Greg Gaines is the last master of high school espionage, able to disappear at will into any social environment. He has only one friend, Earl, and together they spend their time making movies, their own incomprehensible versions of Coppola and Herzog cult classics.
Until Greg’s mother forces him to rekindle his childhood friendship with Rachel.
Rachel has been diagnosed with leukemia—-cue extreme adolescent awkwardness—-but a parental mandate has been issued and must be obeyed. When Rachel stops treatment, Greg and Earl decide the thing to do is to make a film for her, which turns into the Worst Film Ever Made and becomes a turning point in each of their lives.
And all at once Greg must abandon invisibility and stand in the spotlight.

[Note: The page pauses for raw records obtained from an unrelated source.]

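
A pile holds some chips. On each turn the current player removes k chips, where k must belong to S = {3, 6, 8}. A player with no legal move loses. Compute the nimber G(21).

3

n :  0  1  2  3  4  5  6  7  8  9 10 11 12 13 14 15 16 17 18 19 20 21
G :  0  0  0  1  1  1  2  2  2  3  3  0  0  0  1  1  1  2  2  2  3  3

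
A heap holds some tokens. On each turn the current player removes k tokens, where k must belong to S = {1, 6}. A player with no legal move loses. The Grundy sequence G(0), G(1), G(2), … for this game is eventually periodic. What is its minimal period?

7

G(0) = 0
G(1) = mex{0} = 1
G(2) = mex{1} = 0
G(3) = mex{0} = 1
G(4) = mex{1} = 0
G(5) = mex{0} = 1
G(6) = mex{1,0} = 2
G(7) = mex{2,1} = 0
G(8) = mex{0,0} = 1
G(9) = mex{1,1} = 0
G(10) = mex{0,0} = 1
G(11) = mex{1,1} = 0
G(12) = mex{0,2} = 1
G(13) = mex{1,0} = 2
G(14) = mex{2,1} = 0
G(15) = mex{0,0} = 1
G(n+7) = G(n) holds for n = 0,…,5 (a full window of length max(S) = 6), so the sequence is purely periodic with period 7.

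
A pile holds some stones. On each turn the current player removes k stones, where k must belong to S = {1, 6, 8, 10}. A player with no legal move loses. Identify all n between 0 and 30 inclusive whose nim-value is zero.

n :  0  1  2  3  4  5  6  7  8  9 10 11 12 13 14 15 16 17 18 19 20 21 22 23 24 25 26 27 28 29 30
G :  0  1  0  1  0  1  2  0  1  0  1  0  1  2  3  2  0  1  0  1  0  1  2  0  1  0  1  0  1  2  3
P-positions are exactly the n with G(n) = 0.

0, 2, 4, 7, 9, 11, 16, 18, 20, 23, 25, 27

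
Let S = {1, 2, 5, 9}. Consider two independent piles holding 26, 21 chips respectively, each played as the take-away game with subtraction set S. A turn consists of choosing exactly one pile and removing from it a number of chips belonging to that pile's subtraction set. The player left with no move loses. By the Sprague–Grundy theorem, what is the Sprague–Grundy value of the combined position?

1

All piles use S = {1, 2, 5, 9}:
n :  0  1  2  3  4  5  6  7  8  9 10 11 12 13 14 15 16 17 18 19 20 21 22 23 24 25 26
G :  0  1  2  0  1  2  0  1  2  3  0  1  2  0  1  2  0  1  2  3  0  1  2  0  1  2  0
Pile A: G(26) = 0.
Pile B: G(21) = 1.
Combined Grundy value = 0 ⊕ 1 = 1.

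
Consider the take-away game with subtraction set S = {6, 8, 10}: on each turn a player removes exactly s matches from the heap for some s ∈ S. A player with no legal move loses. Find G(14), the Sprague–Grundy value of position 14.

G(0) = 0
G(1) = mex{} = 0
G(2) = mex{} = 0
G(3) = mex{} = 0
G(4) = mex{} = 0
G(5) = mex{} = 0
G(6) = mex{0} = 1
G(7) = mex{0} = 1
G(8) = mex{0,0} = 1
G(9) = mex{0,0} = 1
G(10) = mex{0,0,0} = 1
G(11) = mex{0,0,0} = 1
G(12) = mex{1,0,0} = 2
G(13) = mex{1,0,0} = 2
G(14) = mex{1,1,0} = 2

2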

This book was interesting. Though short and a quick read it took me longer than I expected to get through. I lost interest part way through, partly because I’m sick and kept falling asleep while reading, but primarily because I was not a fan of the MC for a large chunk of the book, or he and Earl’s bawdy language.
I will say this though, I got it. It’s a book that takes on all the tropes that come along with any “cancer book” and shows that, like in real life, these big dramatic, life-altering events don’t always have that big of an impact on you. Or you don’t automatically find an emotional well you had originally walled off. And that it’s awkward to deal with these sorts of situations, especially with people who you never had a very deep connection with.

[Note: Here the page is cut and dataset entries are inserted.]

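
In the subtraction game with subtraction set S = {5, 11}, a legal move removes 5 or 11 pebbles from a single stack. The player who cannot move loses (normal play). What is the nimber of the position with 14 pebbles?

G(0) = 0
G(1) = mex{} = 0
G(2) = mex{} = 0
G(3) = mex{} = 0
G(4) = mex{} = 0
G(5) = mex{0} = 1
G(6) = mex{0} = 1
G(7) = mex{0} = 1
G(8) = mex{0} = 1
G(9) = mex{0} = 1
G(10) = mex{1} = 0
G(11) = mex{1,0} = 2
G(12) = mex{1,0} = 2
G(13) = mex{1,0} = 2
G(14) = mex{1,0} = 2

2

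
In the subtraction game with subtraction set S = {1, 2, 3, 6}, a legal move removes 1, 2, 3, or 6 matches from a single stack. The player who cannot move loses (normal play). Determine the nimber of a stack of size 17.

G(0) = 0
G(1) = mex{0} = 1
G(2) = mex{1,0} = 2
G(3) = mex{2,1,0} = 3
G(4) = mex{3,2,1} = 0
G(5) = mex{0,3,2} = 1
G(6) = mex{1,0,3,0} = 2
G(7) = mex{2,1,0,1} = 3
G(8) = mex{3,2,1,2} = 0
G(9) = mex{0,3,2,3} = 1
G(10) = mex{1,0,3,0} = 2
G(11) = mex{2,1,0,1} = 3
G(12) = mex{3,2,1,2} = 0
G(13) = mex{0,3,2,3} = 1
G(14) = mex{1,0,3,0} = 2
G(15) = mex{2,1,0,1} = 3
G(16) = mex{3,2,1,2} = 0
G(17) = mex{0,3,2,3} = 1

1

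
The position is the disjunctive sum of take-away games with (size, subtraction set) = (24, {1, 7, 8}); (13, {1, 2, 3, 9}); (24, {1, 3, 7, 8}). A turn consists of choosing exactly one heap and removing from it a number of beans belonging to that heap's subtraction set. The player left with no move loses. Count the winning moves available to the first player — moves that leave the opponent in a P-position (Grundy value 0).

Heap A, S = {1, 7, 8}:
n :  0  1  2  3  4  5  6  7  8  9 10 11 12 13 14 15 16 17 18 19 20 21 22 23 24
G :  0  1  0  1  0  1  0  1  2  3  2  3  2  3  2  0  1  0  1  0  1  0  1  2  3
G_A(24) = 3.
Heap B, S = {1, 2, 3, 9}:
n :  0  1  2  3  4  5  6  7  8  9 10 11 12 13
G :  0  1  2  3  0  1  2  3  0  1  2  3  0  1
G_B(13) = 1.
Heap C, S = {1, 3, 7, 8}:
n :  0  1  2  3  4  5  6  7  8  9 10 11 12 13 14 15 16 17 18 19 20 21 22 23 24
G :  0  1  0  1  0  1  0  1  2  3  2  3  2  3  2  0  1  0  1  0  1  0  1  2  3
G_C(24) = 3.
Combined Grundy value = 3 ⊕ 1 ⊕ 3 = 1.
A winning move leaves total XOR = 0, i.e. changes one component's Grundy value g to g ⊕ X where X is the current total.
Heap A: need g' = 3⊕1 = 2. Options: 24−1→G=2, 24−7→G=0, 24−8→G=1. Hits: 1.
Heap B: need g' = 1⊕1 = 0. Options: 13−1→G=0, 13−2→G=3, 13−3→G=2, 13−9→G=0. Hits: 2.
Heap C: need g' = 3⊕1 = 2. Options: 24−1→G=2, 24−3→G=0, 24−7→G=0, 24−8→G=1. Hits: 1.

4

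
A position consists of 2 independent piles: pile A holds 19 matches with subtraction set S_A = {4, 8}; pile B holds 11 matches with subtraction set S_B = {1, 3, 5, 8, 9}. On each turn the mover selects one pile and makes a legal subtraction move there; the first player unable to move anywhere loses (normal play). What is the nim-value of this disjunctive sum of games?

Pile A, S = {4, 8}:
G(0) = 0
G(1) = mex{} = 0
G(2) = mex{} = 0
G(3) = mex{} = 0
G(4) = mex{0} = 1
G(5) = mex{0} = 1
G(6) = mex{0} = 1
G(7) = mex{0} = 1
G(8) = mex{1,0} = 2
G(9) = mex{1,0} = 2
G(10) = mex{1,0} = 2
G(11) = mex{1,0} = 2
G(12) = mex{2,1} = 0
G(13) = mex{2,1} = 0
G(14) = mex{2,1} = 0
G(15) = mex{2,1} = 0
G(16) = mex{0,2} = 1
G(17) = mex{0,2} = 1
G(18) = mex{0,2} = 1
G(19) = mex{0,2} = 1
G_A(19) = 1.
Pile B, S = {1, 3, 5, 8, 9}:
G(0) = 0
G(1) = mex{0} = 1
G(2) = mex{1} = 0
G(3) = mex{0,0} = 1
G(4) = mex{1,1} = 0
G(5) = mex{0,0,0} = 1
G(6) = mex{1,1,1} = 0
G(7) = mex{0,0,0} = 1
G(8) = mex{1,1,1,0} = 2
G(9) = mex{2,0,0,1,0} = 3
G(10) = mex{3,1,1,0,1} = 2
G(11) = mex{2,2,0,1,0} = 3
G_B(11) = 3.
Combined Grundy value = 1 ⊕ 3 = 2.

2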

There were also moments of hilarity. The first quarter of the book had me laughing out loud constantly.
However, it quickly becomes obvious just how flawed our MC is, and though he thinks he understands these flaws, he doesn’t. He’s a loner, scared to care about anyone or have anyone care about him because he’s terrified of not fitting in or being hurt. I can understand parts of this, as Greg notes several time – High School Sucks. Earl is the closest thing he has to a friend, and I loved that Earl was the blatantly honest moral compass of the duo, especially with his unconventional family life. Earl said all the things to Greg that I wanted to say. As Greg hangs out with Rachel though he also unveils an extremely selfish side of himself, and he can’t admit that he likes this girl even a little as a friend, and that drove me crazy. She’s the only person who listens to him, she doesn’t judge, she doesn’t try to make him change, she simply listens.
And while Greg points out numerous times throughout the book that there was no amazing connection between he and Rachel, that she didn’t change his life, that watching her die had no profound effect. It’s all a lie.
It’s all a lie while still being able to avoid the tropes of those Other Books though, and that’s where the charm of this really shines through. It was certainly not one of my favorite books, but I am glad that I read it, and it’s interesting POV is certainly refreshing and makes it worth the read.